Hak temelli çalışmalar yapan trans-feminist bir örgüt olarak uzunca bir zamandır siyasi otoritelerin LGBTİ+lara yönelik suç unsuru teşkil eden nefret söylemlerinin devam ettiğini gözlemliyoruz. 29 Ocak gününden bu yana, başta anayasal hak ve özgürlükleri koruma sorumluluğu olan kişi ve kurumlar tarafından yaygınlaştırılan, LGBTİ+ öğrenci ve aktivistlere yönelik nefret söylemi ve hedef gösterme kampanyasına karşı tüm LGBTİ+ Boğaziçili öğrencilerle dayanışma içinde olduğumuzu bildiriyor, demokratik değerlerin savunuculuğunu yapan hak temelli sivil toplum kurumlarını da nefret suçuyla mücadeleye çağırıyoruz.
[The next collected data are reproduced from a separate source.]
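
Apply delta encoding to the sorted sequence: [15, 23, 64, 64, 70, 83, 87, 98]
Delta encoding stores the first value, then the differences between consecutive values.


First value: 15
Deltas:
  23 - 15 = 8
  64 - 23 = 41
  64 - 64 = 0
  70 - 64 = 6
  83 - 70 = 13
  87 - 83 = 4
  98 - 87 = 11


Delta encoded: [15, 8, 41, 0, 6, 13, 4, 11]


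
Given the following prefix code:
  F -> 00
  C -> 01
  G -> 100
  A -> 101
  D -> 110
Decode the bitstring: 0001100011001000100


Decoding step by step:
Bits 00 -> F
Bits 01 -> C
Bits 100 -> G
Bits 01 -> C
Bits 100 -> G
Bits 100 -> G
Bits 01 -> C
Bits 00 -> F


Decoded message: FCGCGGCF


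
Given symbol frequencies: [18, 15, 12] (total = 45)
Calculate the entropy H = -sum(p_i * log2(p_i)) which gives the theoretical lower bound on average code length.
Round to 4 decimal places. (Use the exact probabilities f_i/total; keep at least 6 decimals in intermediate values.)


Per-symbol terms -p_i * log2(p_i) with p_i = f_i/45:
  p = 18/45 = 0.400000: log2(p) = -1.321928, -p*log2(p) = 0.528771
  p = 15/45 = 0.333333: log2(p) = -1.584963, -p*log2(p) = 0.528321
  p = 12/45 = 0.266667: log2(p) = -1.906891, -p*log2(p) = 0.508504
H = 0.528771 + 0.528321 + 0.508504 = 1.565596

H = 1.5656 bits/symbol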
LGBTİ+ların aşağılanarak ve kriminalize edilerek hedef gösterilmesi, hak savunucularının marjinalleştirilmesi ayrımcılık ve suçtur. Ne ele geçirilen gökkuşağı bayrakları suç unsurudur, ne de LGBTİ+ olmak suçtur. Toplumsal barışı sağlama sorumluluğu olan kişi ve kurumların bir toplumsal grubu hedef göstermesi kabul edilemez. Bu aksiyonlar gençlerin, öğrencilerin ve özellikle LGBTİ+ların ifade özgürlüklerine saldırı teşkil etmekle kalmamış, haksız tutuklamalara sebep olarak hak ihlallerini daha da büyütmüştür. Hak ve özgürlüklerin kısıtlanması, hukuksuz uygulamalar konusunda Türkiye’nin son dönemdeki karnesini hatırlatıyor; kadınların ve LGBTİ+ların can güvenliğine, kişisel ve anayasal haklarına yönelik saldırıların durmasını istiyoruz!
Türkiye’deki feminist ve LGBTİ+ hareket geçmişte de mücadeleyle ve dayanışma içerisinde, nefret kampanyasından çıkar elde eden tarafların çabalarını boşa çıkardı. Demokratik haklarımızı, içinde bulunduğumuz dönemin iktidar odaklarına ve tüm atanmışlara karşı savunmaya devam edeceğiz. Çünkü LGBTİ+ hakları insan haklarıdır!